SAN BENEDETTO DEL TRONTO – Giovanni Gaspari e i critici; Giovanni Gaspari e i dissidenti: Giovanni Gaspari e gli ex di qualcosa che può essere a turno la sua maggioranza, il consiglio comunale, qualche giunta passata, qualche legislatura fa. Ex di molte cose, uniti nelle critiche a lui.

Mercoledì il sindaco è un fiume in piena. A chi come rivieraoggi.it gli chiede un’opinione sulle recenti affermazioni del capogruppo del Pd Benigni, frecciate al curaro contro Primavera di Rifondazione (fuori dalla maggioranza da un pezzo) più che contro i dissidenti interni al Pd, il primo cittadino concede una filippica. Una rivendicazione. Un moto d’orgoglio.
Iniziamo dalla fine: «In tanti parlano contro di me a nome del popolo. Ma parlare a nome del popolo vuol dire avere i numeri. Io ce li ho, sono stato eletto dal 54% dei cittadini. Se non si hanno i numeri, si parla a titolo personale. E ho la sensazione che molti parlino a titolo personale invece che a nome del popolo».

Bene, ora un salto all’ìndietro.
Sindaco, si può recuperare il rapporto con chi la critica? «Si può recuperare tutto e si può salvare tutto, il problema è cosa si mette al centro. Se si mette al centro la politica allora è tutto facile. Se invece al centro ci sono altre questioni, beh, non si può recuperare niente. La battaglia politica non è una partita di calcio, dai mille commenti e dai mille dopopartita. Noi stiamo amministrando, pensando a cose concrete. Per l’opposizione invece l’immobilismo è diventato un male minore. Pur di governare domani, lasciano che la città ne paghi le conseguenze».

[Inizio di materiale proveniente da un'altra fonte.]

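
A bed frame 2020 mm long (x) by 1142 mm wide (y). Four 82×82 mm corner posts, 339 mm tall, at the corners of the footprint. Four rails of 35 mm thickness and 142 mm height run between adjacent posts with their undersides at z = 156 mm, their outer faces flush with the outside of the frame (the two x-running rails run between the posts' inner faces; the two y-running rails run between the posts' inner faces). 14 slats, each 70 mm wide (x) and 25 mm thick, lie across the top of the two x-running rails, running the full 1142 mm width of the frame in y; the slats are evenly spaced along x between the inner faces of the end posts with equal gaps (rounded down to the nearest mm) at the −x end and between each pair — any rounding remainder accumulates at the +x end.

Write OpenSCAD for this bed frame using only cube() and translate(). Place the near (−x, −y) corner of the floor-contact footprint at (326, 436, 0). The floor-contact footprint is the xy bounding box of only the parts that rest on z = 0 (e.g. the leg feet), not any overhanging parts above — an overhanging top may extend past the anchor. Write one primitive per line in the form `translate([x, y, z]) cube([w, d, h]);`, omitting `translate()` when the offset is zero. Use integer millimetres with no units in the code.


// slat z = rail_z + rail_h = 156 + 142 = 298
// slat gap = ⌊(1856 − 14·70) / 15⌋ = 58
translate([326, 436, 0]) cube([82, 82, 339]);
translate([326, 1496, 0]) cube([82, 82, 339]);
translate([2264, 436, 0]) cube([82, 82, 339]);
translate([2264, 1496, 0]) cube([82, 82, 339]);
translate([408, 436, 156]) cube([1856, 35, 142]);
translate([408, 1543, 156]) cube([1856, 35, 142]);
translate([326, 518, 156]) cube([35, 978, 142]);
translate([2311, 518, 156]) cube([35, 978, 142]);
translate([466, 436, 298]) cube([70, 1142, 25]);
translate([594, 436, 298]) cube([70, 1142, 25]);
translate([722, 436, 298]) cube([70, 1142, 25]);
translate([850, 436, 298]) cube([70, 1142, 25]);
translate([978, 436, 298]) cube([70, 1142, 25]);
translate([1106, 436, 298]) cube([70, 1142, 25]);
translate([1234, 436, 298]) cube([70, 1142, 25]);
translate([1362, 436, 298]) cube([70, 1142, 25]);
translate([1490, 436, 298]) cube([70, 1142, 25]);
translate([1618, 436, 298]) cube([70, 1142, 25]);
translate([1746, 436, 298]) cube([70, 1142, 25]);
translate([1874, 436, 298]) cube([70, 1142, 25]);
translate([2002, 436, 298]) cube([70, 1142, 25]);
translate([2130, 436, 298]) cube([70, 1142, 25]);


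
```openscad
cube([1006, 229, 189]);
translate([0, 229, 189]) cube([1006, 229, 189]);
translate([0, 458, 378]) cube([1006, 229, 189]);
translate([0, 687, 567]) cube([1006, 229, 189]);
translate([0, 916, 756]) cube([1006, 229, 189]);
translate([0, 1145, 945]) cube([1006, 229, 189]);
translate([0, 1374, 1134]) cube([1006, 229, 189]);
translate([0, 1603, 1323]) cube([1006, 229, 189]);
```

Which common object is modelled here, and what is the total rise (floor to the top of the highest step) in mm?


A staircase. The total rise is 1512 mm.

8 identical blocks, each offset up and back from the previous — a staircase. Each step is 189 mm tall and there are 8 of them, so the total rise is 8 × 189 = 1512 mm.


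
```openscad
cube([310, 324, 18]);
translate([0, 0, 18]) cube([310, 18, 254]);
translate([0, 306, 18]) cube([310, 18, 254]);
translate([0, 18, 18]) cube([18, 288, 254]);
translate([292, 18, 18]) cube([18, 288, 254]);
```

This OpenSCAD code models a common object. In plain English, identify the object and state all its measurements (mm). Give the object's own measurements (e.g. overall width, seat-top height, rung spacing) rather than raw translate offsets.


An open-topped rectangular box: outside dimensions 310×324×272 mm, with a uniform wall and base thickness of 18 mm. The base is a full 310×324 slab on the floor; four walls sit on top of the base. The front and back walls (the −y and +y sides) span the full width; the two side walls fit between them.


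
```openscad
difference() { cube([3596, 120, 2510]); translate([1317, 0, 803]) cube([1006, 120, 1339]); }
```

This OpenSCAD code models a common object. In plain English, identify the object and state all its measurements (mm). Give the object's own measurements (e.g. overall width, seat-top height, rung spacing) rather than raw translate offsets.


A wall 3596 mm long (x), 120 mm thick (y), 2510 mm tall, with a rectangular window opening cut through it. The opening is 1006 mm wide and 1339 mm tall; its sill is at z = 803 mm and its near (−x) edge is 1317 mm from the wall's −x end. The opening passes through the full wall thickness.


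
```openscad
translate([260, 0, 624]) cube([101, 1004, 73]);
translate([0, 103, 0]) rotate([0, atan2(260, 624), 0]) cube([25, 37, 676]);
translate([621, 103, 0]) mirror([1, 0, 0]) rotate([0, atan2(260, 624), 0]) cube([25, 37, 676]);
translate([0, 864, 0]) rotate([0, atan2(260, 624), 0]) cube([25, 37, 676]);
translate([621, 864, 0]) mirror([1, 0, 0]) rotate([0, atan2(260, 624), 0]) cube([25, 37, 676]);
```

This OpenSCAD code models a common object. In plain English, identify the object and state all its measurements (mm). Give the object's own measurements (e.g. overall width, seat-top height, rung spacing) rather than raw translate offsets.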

Una città, o quantomeno la parte della città interessata alla politica, che mostra evidenti segni di torcicollo. A sinistra (Rifondazione e vendoliani) ci si pente di aver appoggiato Gaspari nel 2006. A destra si guarda alla candidatura di Edio Costantini nel 2006 come al frutto di una allucinazione collettiva piovuta dalle parti di An e Udc.
Basta guardarsi indietro, dice Gaspari. Guardare al futuro, insiste il sindaco. Siamo nella Seconda Repubblica o no?
Più che di avvento del berlusconismo, questo periodo storico viene identificato con la legge per l’elezione diretta del sindaco.
«In alcuni consiglieri comunali, quelli che mi definiscono abusivo, c’è una scarsa cultura democratica. A chi non vuol capire che il sindaco non viene fatto più da accordi di palazzo ma dalla scelta dei cittadini, ribadisco che nel 2006 i miei voti personali furono maggiori dei voti raggiunti dalla sommatoria delle liste che mi appoggiavano».

Capitolo “ex di qualcosa”: Nazzareno Trevisani e Pietro Paolo Menzietti. “Sinistri” come Gaspari, ma antagonisti oggi e ieri. Di Trevisani il sindaco già nei primi mesi del suo mandato criticò aspramente la gestione direttiva della Start. Di Menzietti, oggi Gaspari ricorda la storica avversione nei suoi confronti: «Nel 2006 osteggiò la mia candidatura, da tre anni mi critica. Che notizia è il fatto che esprima posizioni contrarie alla mia politica?».
All’ex parlamentare Gaspari riconosce una grande e illuminata carriera di dirigente nel Pci, “secondo solo a Gregori”. Ma lascia intendere che secondo lui avrebbe disagio per non esser mai stato sindaco.
I dissidenti, infine: Libero Cipolloni e Nazzareno Menzietti sono passati dall’ufficio del sindaco per discutere. Ognuno ha la sua posizione, si può discutere, decideremo come fare, troveremo una ricomposizione avendo come unico fine il bene della città…Ma fuori dal politichese, Gaspari non resiste a metter in luce un fatto inoppugnabile quanto variamente interpretabile. Sia Nazzareno Menzietti che il socialista Mario Narcisi oggi non sarebbero in consiglio comunale se Gaspari non avesse nominato Di Francesco vicesindaco e Sestri assessore. Passando in giunta, hanno lasciato il loro posto in consiglio appunto a Menzietti e Narcisi, primi dei non eletti nelle liste di Margherita e Rosa nel Pugno.
Variamente interpretabile, dicevamo. E con questo torniamo all’inizio del discorso: «Io ho i numeri e posso parlare a nome del popolo. Altri, invece, credo parlino solo a titolo personale».